The testbed is supported by private networks and 5G equipment from BT’s EE mobile division.
At its brand-new testbed, the BT Group will start creating and testing extended reality (XR) apps with an emphasis on immersive experiences for work, home, health, and entertainment.
According to Andy Gower, head of BT’s Immersive Content & Comms Research, the testbed will help the firm better understand what extended reality would “require from network service providers like BT Group.” It is supported by 5G infrastructure and private networks from BT’s EE mobile unit.
According to the specific use case, “these requirements will obviously vary,” stated Gower. “At the extreme, we might need to support a fully cloud-rendered immersive experience, which would call for high-bandwidth and low-latency networks paired with new facilities like network exposure functions that would let a platform operator request extra features like edge GPU compute or symmetric bandwidth provision that would optimize the end-user experience.”

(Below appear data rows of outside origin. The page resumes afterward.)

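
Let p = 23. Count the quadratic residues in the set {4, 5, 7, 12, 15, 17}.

(4/23) = +1 → QR.
(5/23) = -1 → non-residue.
(7/23) = -1 → non-residue.
(12/23) = +1 → QR.
(15/23) = -1 → non-residue.
(17/23) = -1 → non-residue.
Total quadratic residues among the 6: 2.

2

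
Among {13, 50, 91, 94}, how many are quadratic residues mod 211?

(13/211) = +1 → QR.
(50/211) = -1 → non-residue.
(91/211) = -1 → non-residue.
(94/211) = -1 → non-residue.
Total quadratic residues among the 4: 1.

1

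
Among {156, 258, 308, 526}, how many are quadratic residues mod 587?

1

(156/587) = -1 → non-residue.
(258/587) = -1 → non-residue.
(308/587) = -1 → non-residue.
(526/587) = +1 → QR.
Total quadratic residues among the 4: 1.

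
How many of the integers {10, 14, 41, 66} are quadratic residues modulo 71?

(10/71) = +1 → QR.
(14/71) = -1 → non-residue.
(41/71) = -1 → non-residue.
(66/71) = -1 → non-residue.
Total quadratic residues among the 4: 1.

1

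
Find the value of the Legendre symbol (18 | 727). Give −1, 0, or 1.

Pull out 2: since 727 ≡ 7 (mod 8), (2/727) = +1.
Reciprocity: 9 ≡ 1 and 727 ≡ 3 (mod 4), so (9/727) = +(727/9).
Reduce top mod 9: now compute (7/9).
Reciprocity: 7 ≡ 3 and 9 ≡ 1 (mod 4), so (7/9) = +(9/7).
Reduce top mod 7: now compute (2/7).
Pull out 2: since 7 ≡ 7 (mod 8), (2/7) = +1.
Reached (1/7) = 1. Collecting the sign flips along the way, the symbol is +1.

1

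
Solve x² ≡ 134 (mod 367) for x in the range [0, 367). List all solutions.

177, 190

Since 367 ≡ 3 (mod 4), a square root of 134 is 134^((367+1)/4) = 134^92 mod 367.
Repeated squaring: 134^2≡340, 134^4≡362, 134^8≡25, 134^16≡258, 134^32≡137, 134^64≡52 (mod 367).
134^92 = 134^(64+16+8+4) ≡ 190 (mod 367).
Check: 190² = 36100 ≡ 134 (mod 367). The two roots are 177 and 190.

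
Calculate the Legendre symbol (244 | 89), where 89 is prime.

-1

Euler's criterion: (244/89) ≡ 66^44 (mod 89).
66^2 ≡ 84 (mod 89)
66^4 ≡ 25 (mod 89)
66^8 ≡ 2 (mod 89)
66^16 ≡ 4 (mod 89)
66^32 ≡ 16 (mod 89)
66^44 = 66^(32+8+4) ≡ 88 (mod 89).
Result is 88 ≡ −1, so (244/89) = −1.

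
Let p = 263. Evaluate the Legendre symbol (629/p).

1

First reduce: 629 ≡ 103 (mod 263).
Reciprocity: 103 ≡ 3 and 263 ≡ 3 (mod 4), so (103/263) = −(263/103).
Reduce top mod 103: now compute (57/103).
Reciprocity: 57 ≡ 1 and 103 ≡ 3 (mod 4), so (57/103) = +(103/57).
Reduce top mod 57: now compute (46/57).
Pull out 2: since 57 ≡ 1 (mod 8), (2/57) = +1.
Reciprocity: 23 ≡ 3 and 57 ≡ 1 (mod 4), so (23/57) = +(57/23).
Reduce top mod 23: now compute (11/23).
Reciprocity: 11 ≡ 3 and 23 ≡ 3 (mod 4), so (11/23) = −(23/11).
Reduce top mod 11: now compute (1/11).
Reached (1/11) = 1. Collecting the sign flips along the way, the symbol is +1.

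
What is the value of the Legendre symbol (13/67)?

-1

Euler's criterion: (13/67) ≡ 13^33 (mod 67).
13^2 ≡ 35 (mod 67)
13^4 ≡ 19 (mod 67)
13^8 ≡ 26 (mod 67)
13^16 ≡ 6 (mod 67)
13^32 ≡ 36 (mod 67)
13^33 = 13^(32+1) ≡ 66 (mod 67).
Result is 66 ≡ −1, so (13/67) = −1.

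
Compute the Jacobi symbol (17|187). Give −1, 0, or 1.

Reciprocity: 17 ≡ 1 and 187 ≡ 3 (mod 4), so (17/187) = +(187/17).
Reduce top mod 17: now compute (0/17).
Top reduces to 0: gcd > 1, so the symbol is 0.

0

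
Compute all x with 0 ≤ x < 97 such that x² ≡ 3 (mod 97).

10, 87

97 ≡ 1 (mod 4), so we find a root by search.
Trying successive values, 10² = 100 ≡ 3 (mod 97). The other root is 97 − 10 = 87.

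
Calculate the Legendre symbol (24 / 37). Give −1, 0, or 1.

-1

Pull out 2^3: since 37 ≡ 5 (mod 8), (2/37) = -1, so (2/37)^3 = -1.
Reciprocity: 3 ≡ 3 and 37 ≡ 1 (mod 4), so (3/37) = +(37/3).
Reduce top mod 3: now compute (1/3).
Reached (1/3) = 1. Collecting the sign flips along the way, the symbol is -1.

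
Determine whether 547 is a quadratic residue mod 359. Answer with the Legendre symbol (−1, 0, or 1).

1

First reduce: 547 ≡ 188 (mod 359).
Pull out 2^2: since 359 ≡ 7 (mod 8), (2/359) = +1, so (2/359)^2 = +1.
Reciprocity: 47 ≡ 3 and 359 ≡ 3 (mod 4), so (47/359) = −(359/47).
Reduce top mod 47: now compute (30/47).
Pull out 2: since 47 ≡ 7 (mod 8), (2/47) = +1.
Reciprocity: 15 ≡ 3 and 47 ≡ 3 (mod 4), so (15/47) = −(47/15).
Reduce top mod 15: now compute (2/15).
Pull out 2: since 15 ≡ 7 (mod 8), (2/15) = +1.
Reached (1/15) = 1. Collecting the sign flips along the way, the symbol is +1.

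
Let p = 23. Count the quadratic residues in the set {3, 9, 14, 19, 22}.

2

(3/23) = +1 → QR.
(9/23) = +1 → QR.
(14/23) = -1 → non-residue.
(19/23) = -1 → non-residue.
(22/23) = -1 → non-residue.
Total quadratic residues among the 5: 2.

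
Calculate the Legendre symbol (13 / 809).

Reciprocity: 13 ≡ 1 and 809 ≡ 1 (mod 4), so (13/809) = +(809/13).
Reduce top mod 13: now compute (3/13).
Reciprocity: 3 ≡ 3 and 13 ≡ 1 (mod 4), so (3/13) = +(13/3).
Reduce top mod 3: now compute (1/3).
Reached (1/3) = 1. Collecting the sign flips along the way, the symbol is +1.

1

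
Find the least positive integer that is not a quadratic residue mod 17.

(2/17) = +1, so 2 is a residue.
(3/17) = −1, so 3 is the smallest positive non-residue mod 17.

3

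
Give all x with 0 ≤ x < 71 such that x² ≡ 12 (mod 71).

15, 56

Since 71 ≡ 3 (mod 4), a square root of 12 is 12^((71+1)/4) = 12^18 mod 71.
Repeated squaring: 12^2≡2, 12^4≡4, 12^8≡16, 12^16≡43 (mod 71).
12^18 = 12^(16+2) ≡ 15 (mod 71).
Check: 15² = 225 ≡ 12 (mod 71). The two roots are 15 and 56.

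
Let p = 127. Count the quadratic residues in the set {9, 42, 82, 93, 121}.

4

(9/127) = +1 → QR.
(42/127) = +1 → QR.
(82/127) = +1 → QR.
(93/127) = -1 → non-residue.
(121/127) = +1 → QR.
Total quadratic residues among the 5: 4.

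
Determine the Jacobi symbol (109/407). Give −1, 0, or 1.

Reciprocity: 109 ≡ 1 and 407 ≡ 3 (mod 4), so (109/407) = +(407/109).
Reduce top mod 109: now compute (80/109).
Pull out 2^4: since 109 ≡ 5 (mod 8), (2/109) = -1, so (2/109)^4 = +1.
Reciprocity: 5 ≡ 1 and 109 ≡ 1 (mod 4), so (5/109) = +(109/5).
Reduce top mod 5: now compute (4/5).
Pull out 2^2: since 5 ≡ 5 (mod 8), (2/5) = -1, so (2/5)^2 = +1.
Reached (1/5) = 1. Collecting the sign flips along the way, the symbol is +1.

1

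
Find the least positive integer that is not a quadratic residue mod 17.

3

(2/17) = +1, so 2 is a residue.
(3/17) = −1, so 3 is the smallest positive non-residue mod 17.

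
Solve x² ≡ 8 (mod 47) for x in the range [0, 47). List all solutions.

Since 47 ≡ 3 (mod 4), a square root of 8 is 8^((47+1)/4) = 8^12 mod 47.
Repeated squaring: 8^2≡17, 8^4≡7, 8^8≡2 (mod 47).
8^12 = 8^(8+4) ≡ 14 (mod 47).
Check: 14² = 196 ≡ 8 (mod 47). The two roots are 14 and 33.

14, 33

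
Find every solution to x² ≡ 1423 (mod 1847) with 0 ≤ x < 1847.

555, 1292

Since 1847 ≡ 3 (mod 4), a square root of 1423 is 1423^((1847+1)/4) = 1423^462 mod 1847.
Repeated squaring: 1423^2≡617, 1423^4≡207, 1423^8≡368, 1423^16≡593, 1423^32≡719, 1423^64≡1648, 1423^128≡814, 1423^256≡1370 (mod 1847).
1423^462 = 1423^(256+128+64+8+4+2) ≡ 1292 (mod 1847).
Check: 1292² = 1669264 ≡ 1423 (mod 1847). The two roots are 555 and 1292.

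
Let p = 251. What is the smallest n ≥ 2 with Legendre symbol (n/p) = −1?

(2/251) = −1, so 2 is the smallest positive non-residue mod 251.

2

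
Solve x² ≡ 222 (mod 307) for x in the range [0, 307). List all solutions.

Since 307 ≡ 3 (mod 4), a square root of 222 is 222^((307+1)/4) = 222^77 mod 307.
Repeated squaring: 222^2≡164, 222^4≡187, 222^8≡278, 222^16≡227, 222^32≡260, 222^64≡60 (mod 307).
222^77 = 222^(64+8+4+1) ≡ 284 (mod 307).
Check: 284² = 80656 ≡ 222 (mod 307). The two roots are 23 and 284.

23, 284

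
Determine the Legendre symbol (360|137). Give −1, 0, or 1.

-1

Euler's criterion: (360/137) ≡ 86^68 (mod 137).
86^2 ≡ 135 (mod 137)
86^4 ≡ 4 (mod 137)
86^8 ≡ 16 (mod 137)
86^16 ≡ 119 (mod 137)
86^32 ≡ 50 (mod 137)
86^64 ≡ 34 (mod 137)
86^68 = 86^(64+4) ≡ 136 (mod 137).
Result is 136 ≡ −1, so (360/137) = −1.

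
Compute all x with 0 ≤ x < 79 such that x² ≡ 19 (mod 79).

Since 79 ≡ 3 (mod 4), a square root of 19 is 19^((79+1)/4) = 19^20 mod 79.
Repeated squaring: 19^2≡45, 19^4≡50, 19^8≡51, 19^16≡73 (mod 79).
19^20 = 19^(16+4) ≡ 16 (mod 79).
Check: 16² = 256 ≡ 19 (mod 79). The two roots are 16 and 63.

16, 63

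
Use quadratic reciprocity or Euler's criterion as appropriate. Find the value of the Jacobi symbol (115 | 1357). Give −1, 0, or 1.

Reciprocity: 115 ≡ 3 and 1357 ≡ 1 (mod 4), so (115/1357) = +(1357/115).
Reduce top mod 115: now compute (92/115).
Pull out 2^2: since 115 ≡ 3 (mod 8), (2/115) = -1, so (2/115)^2 = +1.
Reciprocity: 23 ≡ 3 and 115 ≡ 3 (mod 4), so (23/115) = −(115/23).
Reduce top mod 23: now compute (0/23).
Top reduces to 0: gcd > 1, so the symbol is 0.

0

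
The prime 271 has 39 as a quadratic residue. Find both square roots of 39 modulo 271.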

BT has already showcased its XR aspirations and know-how with services for the domains of education, sports broadcasting, and medical imaging. To give private businesses and public sector organizations an understanding of how their industries will change with new digital technologies and a sense of how they might use them to embrace this digital transformation, BT, for example, launched a series of 5G-based augmented and virtual reality (AR and VR) showcases in the U.K. in May. At the time, BT stated that the new facilities were aimed at “any business or organization with a learning or development requirement” and would provide “virtual experiences inside operating theatres, buses, warehouses, supermarkets, building sites, and arenas.”